Anthropic présente la conception de liants et l’analyse de données chimiques comme des briques d’une ambition plus large : accélérer l’ensemble du développement de médicaments en combinant plusieurs modalités et plusieurs étapes de recherche. L’entreprise estime aussi que certains obstacles restants relèvent de l’organisation et des politiques d’accès, et pas uniquement des capacités des modèles.
Les capacités les plus avancées d’Anthropic dans les sciences de la vie restent actuellement limitées. L’entreprise a annoncé son intention de mettre en place un programme d’accès destiné à des scientifiques évalués, tandis qu’Opus 5 est présenté comme le modèle généralement accessible le plus puissant pour les travaux en sciences de la vie.
Le même flux de travail autonome qui peut accélérer la recherche thérapeutique légitime pourrait aussi réduire le niveau d’expertise et le temps nécessaires à certaines activités biologiques dangereuses. Anthropic restreint donc les tâches avancées de recherche biologique sur ses modèles les plus performants et privilégie un accès contrôlé ou vérifié plutôt qu’une mise à disposition sans restriction.

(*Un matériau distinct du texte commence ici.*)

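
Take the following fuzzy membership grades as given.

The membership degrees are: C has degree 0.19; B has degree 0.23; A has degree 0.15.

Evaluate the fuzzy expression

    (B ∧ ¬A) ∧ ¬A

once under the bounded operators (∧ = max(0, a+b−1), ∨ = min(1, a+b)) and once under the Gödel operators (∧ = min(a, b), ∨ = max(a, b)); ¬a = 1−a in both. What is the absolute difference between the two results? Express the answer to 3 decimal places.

Under bounded:
  ¬A = 1 − 0.15 = 0.85
  B ∧ ¬A = max(0, a+b−1) on (0.23, 0.85) = 0.08
  ¬A = 1 − 0.15 = 0.85
  (B ∧ ¬A) ∧ ¬A = max(0, a+b−1) on (0.08, 0.85) = 0.00
  → value = 0.0000
Under Gödel:
  ¬A = 1 − 0.15 = 0.85
  B ∧ ¬A = min(a, b) on (0.23, 0.85) = 0.23
  ¬A = 1 − 0.15 = 0.85
  (B ∧ ¬A) ∧ ¬A = min(a, b) on (0.23, 0.85) = 0.23
  → value = 0.2300
|0.0000 − 0.2300| = 0.230

0.230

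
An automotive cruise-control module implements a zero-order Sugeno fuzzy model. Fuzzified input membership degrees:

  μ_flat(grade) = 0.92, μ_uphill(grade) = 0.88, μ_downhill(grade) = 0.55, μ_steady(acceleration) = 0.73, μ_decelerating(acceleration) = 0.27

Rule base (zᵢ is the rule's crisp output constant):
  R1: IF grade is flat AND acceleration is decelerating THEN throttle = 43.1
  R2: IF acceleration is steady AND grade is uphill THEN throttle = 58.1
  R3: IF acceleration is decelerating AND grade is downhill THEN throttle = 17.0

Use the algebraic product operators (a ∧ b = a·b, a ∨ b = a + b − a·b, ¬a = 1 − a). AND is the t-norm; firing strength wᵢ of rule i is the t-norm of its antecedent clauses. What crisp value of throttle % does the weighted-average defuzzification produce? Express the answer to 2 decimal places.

R1 (z=43.1): flat=0.92, decelerating=0.27; AND[a·b] → w = 0.2484
R2 (z=58.1): steady=0.73, uphill=0.88; AND[a·b] → w = 0.6424
R3 (z=17.0): decelerating=0.27, downhill=0.55; AND[a·b] → w = 0.1485
Weighted average = (0.2484·43.1 + 0.6424·58.1 + 0.1485·17.0) / (0.2484 + 0.6424 + 0.1485)
  = 50.5540 / 1.0393 = 48.64

48.64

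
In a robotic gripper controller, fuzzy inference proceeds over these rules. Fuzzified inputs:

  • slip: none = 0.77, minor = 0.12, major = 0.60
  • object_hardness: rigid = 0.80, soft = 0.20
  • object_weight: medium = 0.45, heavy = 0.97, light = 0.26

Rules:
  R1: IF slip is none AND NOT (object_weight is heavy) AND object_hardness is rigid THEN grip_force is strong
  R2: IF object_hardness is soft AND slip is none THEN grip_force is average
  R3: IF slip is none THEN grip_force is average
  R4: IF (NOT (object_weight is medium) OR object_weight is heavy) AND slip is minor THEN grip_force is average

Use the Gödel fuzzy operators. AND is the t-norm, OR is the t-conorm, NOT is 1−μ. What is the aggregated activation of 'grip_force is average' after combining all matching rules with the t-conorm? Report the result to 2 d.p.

R1: none=0.77, ¬heavy=1−0.97=0.03, rigid=0.80; AND[min(a, b)] → w = 0.03
R2: soft=0.20, none=0.77; AND[min(a, b)] → w = 0.20
R3: none=0.77 → w = 0.77
R4: (¬medium=1−0.45=0.55 OR heavy=0.97) = 0.97; AND[min(a, b)] with minor=0.12 → w = 0.12
Rules with consequent 'average': {R2, R3, R4} → strengths 0.20, 0.77, 0.12
Aggregate via t-conorm [max(a, b)]: 0.77

0.77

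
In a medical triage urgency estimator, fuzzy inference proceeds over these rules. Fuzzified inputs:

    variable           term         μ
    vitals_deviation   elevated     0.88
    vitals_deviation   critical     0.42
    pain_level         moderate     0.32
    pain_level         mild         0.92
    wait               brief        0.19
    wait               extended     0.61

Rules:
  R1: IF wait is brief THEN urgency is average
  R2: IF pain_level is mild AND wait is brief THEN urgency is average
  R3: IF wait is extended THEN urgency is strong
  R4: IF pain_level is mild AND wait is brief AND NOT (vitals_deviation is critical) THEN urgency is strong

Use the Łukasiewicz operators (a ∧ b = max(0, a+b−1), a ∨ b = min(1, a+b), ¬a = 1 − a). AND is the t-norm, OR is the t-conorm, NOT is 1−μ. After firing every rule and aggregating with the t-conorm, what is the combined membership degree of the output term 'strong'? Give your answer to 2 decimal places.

R1: brief=0.19 → w = 0.19
R2: mild=0.92, brief=0.19; AND[max(0, a+b−1)] → w = 0.11
R3: extended=0.61 → w = 0.61
R4: mild=0.92, brief=0.19, ¬critical=1−0.42=0.58; AND[max(0, a+b−1)] → w = 0.00
Rules with consequent 'strong': {R3, R4} → strengths 0.61, 0.00
Aggregate via t-conorm [min(1, a+b)]: 0.61

0.61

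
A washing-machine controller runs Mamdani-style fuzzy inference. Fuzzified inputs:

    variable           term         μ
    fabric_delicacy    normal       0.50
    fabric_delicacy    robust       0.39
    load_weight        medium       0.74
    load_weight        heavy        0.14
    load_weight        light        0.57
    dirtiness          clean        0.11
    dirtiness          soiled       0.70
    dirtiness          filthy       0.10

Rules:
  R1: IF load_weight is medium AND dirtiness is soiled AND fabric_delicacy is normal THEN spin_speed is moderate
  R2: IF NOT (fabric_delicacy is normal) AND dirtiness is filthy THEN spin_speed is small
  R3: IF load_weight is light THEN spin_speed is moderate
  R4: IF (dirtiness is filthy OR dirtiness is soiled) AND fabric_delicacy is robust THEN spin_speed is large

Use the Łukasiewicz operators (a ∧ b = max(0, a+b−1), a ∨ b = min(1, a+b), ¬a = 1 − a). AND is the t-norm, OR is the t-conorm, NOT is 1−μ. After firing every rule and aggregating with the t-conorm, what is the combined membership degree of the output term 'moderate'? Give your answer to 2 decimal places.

R1: medium=0.74, soiled=0.70, normal=0.50; AND[max(0, a+b−1)] → w = 0.00
R2: ¬normal=1−0.50=0.50, filthy=0.10; AND[max(0, a+b−1)] → w = 0.00
R3: light=0.57 → w = 0.57
R4: (filthy=0.10 OR soiled=0.70) = 0.80; AND[max(0, a+b−1)] with robust=0.39 → w = 0.19
Rules with consequent 'moderate': {R1, R3} → strengths 0.00, 0.57
Aggregate via t-conorm [min(1, a+b)]: 0.57

0.57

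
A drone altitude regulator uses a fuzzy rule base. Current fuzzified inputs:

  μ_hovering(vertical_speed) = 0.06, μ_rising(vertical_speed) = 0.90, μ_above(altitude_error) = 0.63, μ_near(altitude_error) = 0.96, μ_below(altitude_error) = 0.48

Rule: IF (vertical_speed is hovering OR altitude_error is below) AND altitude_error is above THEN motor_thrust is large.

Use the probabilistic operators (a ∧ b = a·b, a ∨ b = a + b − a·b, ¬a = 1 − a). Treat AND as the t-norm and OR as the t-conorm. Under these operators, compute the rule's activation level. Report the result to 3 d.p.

0.322

firing strength: (hovering=0.06 OR below=0.48) = 0.5112; AND[a·b] with above=0.63 → w = 0.3221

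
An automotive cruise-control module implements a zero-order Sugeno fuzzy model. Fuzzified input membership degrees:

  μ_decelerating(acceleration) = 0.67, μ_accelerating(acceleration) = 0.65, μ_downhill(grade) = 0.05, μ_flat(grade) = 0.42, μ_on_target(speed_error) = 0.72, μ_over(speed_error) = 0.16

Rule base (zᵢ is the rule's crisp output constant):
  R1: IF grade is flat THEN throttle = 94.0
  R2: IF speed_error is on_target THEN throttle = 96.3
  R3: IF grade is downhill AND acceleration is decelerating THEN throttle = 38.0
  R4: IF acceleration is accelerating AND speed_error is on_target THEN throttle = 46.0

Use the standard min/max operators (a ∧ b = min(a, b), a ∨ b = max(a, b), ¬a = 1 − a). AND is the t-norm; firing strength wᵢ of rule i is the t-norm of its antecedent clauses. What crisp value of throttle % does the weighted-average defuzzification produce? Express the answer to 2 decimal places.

R1 (z=94.0): flat=0.42 → w = 0.42
R2 (z=96.3): on_target=0.72 → w = 0.72
R3 (z=38.0): downhill=0.05, decelerating=0.67; AND[min(a, b)] → w = 0.05
R4 (z=46.0): accelerating=0.65, on_target=0.72; AND[min(a, b)] → w = 0.65
Weighted average = (0.42·94.0 + 0.72·96.3 + 0.05·38.0 + 0.65·46.0) / (0.42 + 0.72 + 0.05 + 0.65)
  = 140.6160 / 1.8400 = 76.42

76.42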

L’enjeu de gouvernance consiste à permettre les recherches utiles tout en empêchant l’assistance à la conception de pathogènes, aux travaux liés aux toxines ou à d’autres activités biologiques à double usage.

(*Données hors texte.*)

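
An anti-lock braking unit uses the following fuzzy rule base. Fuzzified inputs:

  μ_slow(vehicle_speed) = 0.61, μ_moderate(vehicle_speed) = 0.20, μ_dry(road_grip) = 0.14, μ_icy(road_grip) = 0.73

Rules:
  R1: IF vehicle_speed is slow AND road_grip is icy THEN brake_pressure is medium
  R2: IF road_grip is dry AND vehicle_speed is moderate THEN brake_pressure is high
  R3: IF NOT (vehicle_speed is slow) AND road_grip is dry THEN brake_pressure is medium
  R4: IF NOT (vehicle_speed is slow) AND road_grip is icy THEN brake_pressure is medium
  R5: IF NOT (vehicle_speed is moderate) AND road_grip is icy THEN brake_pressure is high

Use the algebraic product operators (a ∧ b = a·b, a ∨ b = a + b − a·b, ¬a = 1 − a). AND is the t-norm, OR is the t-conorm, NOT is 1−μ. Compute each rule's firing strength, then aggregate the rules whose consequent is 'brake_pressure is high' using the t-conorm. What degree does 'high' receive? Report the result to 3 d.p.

0.596

R1: slow=0.61, icy=0.73; AND[a·b] → w = 0.4453
R2: dry=0.14, moderate=0.20; AND[a·b] → w = 0.0280
R3: ¬slow=1−0.61=0.39, dry=0.14; AND[a·b] → w = 0.0546
R4: ¬slow=1−0.61=0.39, icy=0.73; AND[a·b] → w = 0.2847
R5: ¬moderate=1−0.20=0.80, icy=0.73; AND[a·b] → w = 0.5840
Rules with consequent 'high': {R2, R5} → strengths 0.0280, 0.5840
Aggregate via t-conorm [a + b − a·b]: 0.5956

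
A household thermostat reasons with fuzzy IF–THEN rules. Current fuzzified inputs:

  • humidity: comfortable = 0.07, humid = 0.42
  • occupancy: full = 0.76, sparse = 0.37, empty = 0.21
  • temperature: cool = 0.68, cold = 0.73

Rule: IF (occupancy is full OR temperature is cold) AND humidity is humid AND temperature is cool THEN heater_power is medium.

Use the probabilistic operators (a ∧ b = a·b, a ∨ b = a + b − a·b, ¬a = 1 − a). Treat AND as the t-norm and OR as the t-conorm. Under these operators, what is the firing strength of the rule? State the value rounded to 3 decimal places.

0.267

firing strength: (full=0.76 OR cold=0.73) = 0.9352; AND[a·b] with humid=0.42, cool=0.68 → w = 0.2671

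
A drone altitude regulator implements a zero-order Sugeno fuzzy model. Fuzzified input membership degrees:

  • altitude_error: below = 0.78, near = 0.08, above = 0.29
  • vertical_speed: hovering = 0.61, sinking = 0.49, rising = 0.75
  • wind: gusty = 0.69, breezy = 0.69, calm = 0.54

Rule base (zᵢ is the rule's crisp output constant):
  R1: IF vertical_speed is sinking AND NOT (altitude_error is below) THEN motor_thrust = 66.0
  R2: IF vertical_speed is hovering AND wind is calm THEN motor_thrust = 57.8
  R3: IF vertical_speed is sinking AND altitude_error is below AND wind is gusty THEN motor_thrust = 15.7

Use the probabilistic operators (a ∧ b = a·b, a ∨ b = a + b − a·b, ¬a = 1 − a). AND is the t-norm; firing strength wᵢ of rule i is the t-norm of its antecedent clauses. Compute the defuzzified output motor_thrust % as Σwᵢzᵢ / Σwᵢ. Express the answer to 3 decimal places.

R1 (z=66.0): sinking=0.49, ¬below=1−0.78=0.22; AND[a·b] → w = 0.1078
R2 (z=57.8): hovering=0.61, calm=0.54; AND[a·b] → w = 0.3294
R3 (z=15.7): sinking=0.49, below=0.78, gusty=0.69; AND[a·b] → w = 0.2637
Weighted average = (0.1078·66.0 + 0.3294·57.8 + 0.2637·15.7) / (0.1078 + 0.3294 + 0.2637)
  = 30.2945 / 0.7009 = 43.221

43.221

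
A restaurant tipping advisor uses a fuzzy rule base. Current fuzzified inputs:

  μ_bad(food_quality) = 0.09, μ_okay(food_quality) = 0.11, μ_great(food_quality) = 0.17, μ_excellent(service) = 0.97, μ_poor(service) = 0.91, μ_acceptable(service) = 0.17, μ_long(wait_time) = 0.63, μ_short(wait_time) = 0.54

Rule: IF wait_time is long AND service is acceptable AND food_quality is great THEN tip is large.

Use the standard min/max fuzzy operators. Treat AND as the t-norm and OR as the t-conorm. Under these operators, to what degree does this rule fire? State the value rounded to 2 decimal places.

firing strength: long=0.63, acceptable=0.17, great=0.17; AND[min(a, b)] → w = 0.17

0.17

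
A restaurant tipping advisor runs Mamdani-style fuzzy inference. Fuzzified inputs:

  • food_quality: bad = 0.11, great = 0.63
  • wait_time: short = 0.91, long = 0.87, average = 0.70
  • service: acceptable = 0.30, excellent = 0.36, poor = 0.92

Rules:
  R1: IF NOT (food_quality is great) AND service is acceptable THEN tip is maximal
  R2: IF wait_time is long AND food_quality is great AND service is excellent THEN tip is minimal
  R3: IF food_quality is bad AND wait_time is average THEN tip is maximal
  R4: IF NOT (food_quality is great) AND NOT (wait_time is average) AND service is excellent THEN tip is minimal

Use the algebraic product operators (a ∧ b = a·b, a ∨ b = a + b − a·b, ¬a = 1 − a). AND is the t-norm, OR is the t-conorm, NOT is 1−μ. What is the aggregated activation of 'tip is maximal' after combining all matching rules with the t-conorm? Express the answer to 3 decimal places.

0.179

R1: ¬great=1−0.63=0.37, acceptable=0.30; AND[a·b] → w = 0.1110
R2: long=0.87, great=0.63, excellent=0.36; AND[a·b] → w = 0.1973
R3: bad=0.11, average=0.70; AND[a·b] → w = 0.0770
R4: ¬great=1−0.63=0.37, ¬average=1−0.70=0.30, excellent=0.36; AND[a·b] → w = 0.0400
Rules with consequent 'maximal': {R1, R3} → strengths 0.1110, 0.0770
Aggregate via t-conorm [a + b − a·b]: 0.1795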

En résumé, l’expérience montre une orchestration particulièrement efficace de plusieurs outils existants de conception protéique, ainsi qu’un taux de liaison en laboratoire nettement supérieur à la référence annoncée par Anthropic. Elle ne démontre pas que Claude a créé un médicament, résolu la question du ciblage intracellulaire ou supprimé le long parcours expérimental et réglementaire qui sépare un liant prometteur d’un traitement utilisable chez l’être humain.